Where the hell are you? Not sure if you knew this, but this wretched little rodent in Punxsutawney claimed that you would be arriving around this time. Not that I put much stock in an animal as a predictor, but he does have a proven track record. NOT.
   As I watch the snow falling on the trees and ice forming on Lake Erie, I am reminded of, oh, I don't know--January. But interestingly, it's April. And just two weeks shy of Easter. How is the bunny going to scatter eggs and leave chocolate baskets in a blizzard?
   So, Spring, I don't like to threaten, but if you know what's good for you, you'll kick it in gear and get here by this weekend. I have some outdoor activities planned and don't want to wear a snowsuit.
   Yours very truly,
    An  Angry Fan

Tuesday, April 5, 2011

Check your ego at the door, kemosabe

My four brothers have taught me a lot. As a group, are they the funniest band of clever witted males I have ever known and like most siblings, have adopted a shared vocabulary that is testimony to their bond. A metro-sexual, in their vernacular, is known as "Mr. Fancy Pants;" one who is pumped up on his own testosterone is a "Hard Guy;" and someone who is self consumed and me-focused, is "Mr. Very Important." Of course, they use these terms to describe each other as well. And there are varying inflections that accompany each phrase, which I would have trouble mirroring here for you in mere words.
   Part of the benefit of having a lot of siblings is that, with or without intention, they keep everyone else's ego in check. It doesn't take much to be reduced to those childhood days when the playing field was much more equal and power was summed in who got to pick what television show we all would watch. I am thankful that our dynamic is a humorous one.  
   Hence when Mr. Very Important--that substantial ego that resides in all of us--takes the center stage, there is always someone within virtual elbow room to help point that out. But it requires seeking that ego check. And when Mr. VIP is in charge, he doesn't like to be corrected.
   There are some misconceptions about Mr. Very Important, alias, your ego. For instance, while ego is integrally tied to feelings of self importance and entitlement, it is not a measure of self esteem. Many get the two confused. Arrogant people for the most part do not enjoy intrinsic, unshakable self worth. Scratch the surface of a braggart and a bully and you will find insecurity.
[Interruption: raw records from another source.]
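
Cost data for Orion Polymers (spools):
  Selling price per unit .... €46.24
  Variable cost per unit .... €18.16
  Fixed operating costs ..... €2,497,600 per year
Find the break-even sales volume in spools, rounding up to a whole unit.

88,946 spools

Each unit contributes €46.24 − €18.16 = €28.08.
Units to break even: €2,497,600 ÷ €28.08 = 88,945.87, rounded up to 88,946.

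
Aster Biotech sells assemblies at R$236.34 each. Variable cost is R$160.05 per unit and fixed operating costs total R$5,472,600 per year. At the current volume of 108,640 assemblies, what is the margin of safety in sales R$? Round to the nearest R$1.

R$8,722,323

Each unit contributes R$236.34 − R$160.05 = R$76.29. Break-even units = R$5,472,600 ÷ R$76.29 = 71,734.17; break-even revenue = 71,734.17 × R$236.34 = R$16,953,654.27.
Actual sales revenue = 108,640 × R$236.34 = R$25,675,977.60.
Margin of safety = R$25,675,977.60 − R$16,953,654.27 = R$8,722,323.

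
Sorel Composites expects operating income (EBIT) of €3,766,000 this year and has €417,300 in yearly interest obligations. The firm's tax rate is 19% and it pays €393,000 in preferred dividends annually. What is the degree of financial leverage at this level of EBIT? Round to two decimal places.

1.32

Interest = €417,300.00.
Preferred dividends grossed up pre-tax: €393,000 / (1 − 0.19) = €485,185.19.
DFL = EBIT ÷ [EBIT − I − D_p/(1−t)] = €3,766,000 ÷ [€3,766,000 − €417,300.00 − €485,185.19] = €3,766,000 ÷ €2,863,514.81 = 1.3152.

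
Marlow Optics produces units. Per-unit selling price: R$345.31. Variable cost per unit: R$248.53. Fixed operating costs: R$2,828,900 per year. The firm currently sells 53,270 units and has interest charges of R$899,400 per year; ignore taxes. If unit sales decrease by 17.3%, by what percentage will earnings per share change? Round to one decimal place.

At 53,270 units, contribution = 53,270 × R$96.78 = R$5,155,470.60.
Operating income = contribution − fixed costs = R$5,155,470.60 − R$2,828,900 = R$2,326,570.60.
Interest = R$899,400.00, so EBIT − I = R$1,427,170.60.
DCL = total CM / (EBIT − I) = R$5,155,470.60 / R$1,427,170.60 = 3.6124.
%ΔEPS = DCL × %ΔSales = 3.6124 × -17.3% = -62.5%.

-62.5%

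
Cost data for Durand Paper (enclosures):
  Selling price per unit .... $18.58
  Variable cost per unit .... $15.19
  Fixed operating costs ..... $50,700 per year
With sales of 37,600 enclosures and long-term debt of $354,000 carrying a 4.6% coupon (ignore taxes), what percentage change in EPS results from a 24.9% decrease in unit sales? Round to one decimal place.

-52.5%

Total contribution margin = 37,600 × $3.39 = $127,464.00.
Operating income = contribution − fixed costs = $127,464.00 − $50,700 = $76,764.00.
After interest of $16,284.00, pre-tax earnings = $60,480.00.
Degree of combined leverage = contribution ÷ (EBIT − I) = $127,464.00 ÷ $60,480.00 = 2.1075.
%ΔEPS = DCL × %ΔSales = 2.1075 × -24.9% = -52.5%.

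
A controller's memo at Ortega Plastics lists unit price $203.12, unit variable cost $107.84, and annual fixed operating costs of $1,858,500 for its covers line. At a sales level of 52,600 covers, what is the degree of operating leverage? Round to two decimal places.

Total contribution margin = 52,600 × $95.28 = $5,011,728.00.
Operating income = contribution − fixed costs = $5,011,728.00 − $1,858,500 = $3,153,228.00.
So DOL = total CM / EBIT = $5,011,728.00 / $3,153,228.00 = 1.5894.

1.59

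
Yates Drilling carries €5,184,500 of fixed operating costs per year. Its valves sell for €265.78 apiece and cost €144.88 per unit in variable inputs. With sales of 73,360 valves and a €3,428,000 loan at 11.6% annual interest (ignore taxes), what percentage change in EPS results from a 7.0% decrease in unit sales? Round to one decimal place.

-18.9%

Contribution at this volume is 73,360 × €120.90 = €8,869,224.00.
Operating income = contribution − fixed costs = €8,869,224.00 − €5,184,500 = €3,684,724.00.
After interest of €397,648.00, pre-tax earnings = €3,287,076.00.
DCL = total CM / (EBIT − I) = €8,869,224.00 / €3,287,076.00 = 2.6982.
EPS therefore changes by 2.6982 × (-7.0%) = -18.9%.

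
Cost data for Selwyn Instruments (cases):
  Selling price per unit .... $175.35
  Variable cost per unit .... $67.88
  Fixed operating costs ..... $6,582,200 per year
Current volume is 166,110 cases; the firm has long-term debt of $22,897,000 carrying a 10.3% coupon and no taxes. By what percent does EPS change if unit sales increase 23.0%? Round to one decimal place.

Total contribution margin = 166,110 × $107.47 = $17,851,841.70.
Subtracting fixed costs: EBIT = $17,851,841.70 − $6,582,200 = $11,269,641.70.
After interest of $2,358,391.00, pre-tax earnings = $8,911,250.70.
DCL = total CM / (EBIT − I) = $17,851,841.70 / $8,911,250.70 = 2.0033.
EPS therefore changes by 2.0033 × (+23.0%) = +46.1%.

+46.1%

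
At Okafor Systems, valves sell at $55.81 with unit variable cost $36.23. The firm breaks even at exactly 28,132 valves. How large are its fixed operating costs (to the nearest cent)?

$550,824.56

Unit CM = price − variable cost = $55.81 − $36.23 = $19.58.
Since BE = FC / CM, FC = 28,132 × $19.58 = $550,824.56.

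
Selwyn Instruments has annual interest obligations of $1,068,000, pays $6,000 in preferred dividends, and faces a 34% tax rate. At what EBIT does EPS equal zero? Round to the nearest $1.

$1,077,091

Grossing the preferred dividend up to pre-tax terms: $6,000 / (1 − 0.34) = $9,090.91.
Financial break-even EBIT = interest + D_p ÷ (1 − t) = $1,068,000 + $9,090.91 = $1,077,090.91.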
Conversely, someone who is modest and self effacing isn't necessarily a quivering nebbish, either. Those are often the characteristics of someone who has sufficiently pushed their egos aside to enjoy a much more peaceful existence of not having to prove themselves to anyone.
   Ego manifests itself in hurt feelings--I have found it's the main indicator that my ego is responding to a situation rather than my soul. The scenario goes something like this: Someone is critical of something I wrote. I react. I am hurt. I am angry. I am even mortally wounded, depending on how ego-based I am that day. But when I don't take it personally, when I remind myself that their reaction is completely their own and they are even entitled to it, well, I find myself in a very secure place. When my ego is in check and not front and center, I can hear the same criticism and respond much differently. Nine times out of ten, the end result is a win-win for both of us.
   It's true what they say--don't take anything personally. People go about doing what they do not in collusion to hurt us. There is no grand scheme afoot to undermine us. If you think that, it's your ego.
   Ego comes part and parcel with the human experience, but it isn't the entire package. It's lumped in there with emotions, physicality and mental thought--all aspects of our human selves that we sometimes erroneously believe is the sum total of who we are. Mr. Very Important has a way of edging out spirituality and soul and even love. What we are left with is a series of ego skirmishes, both small and colossal, that undermine the truth. And the truth is, we are in this together.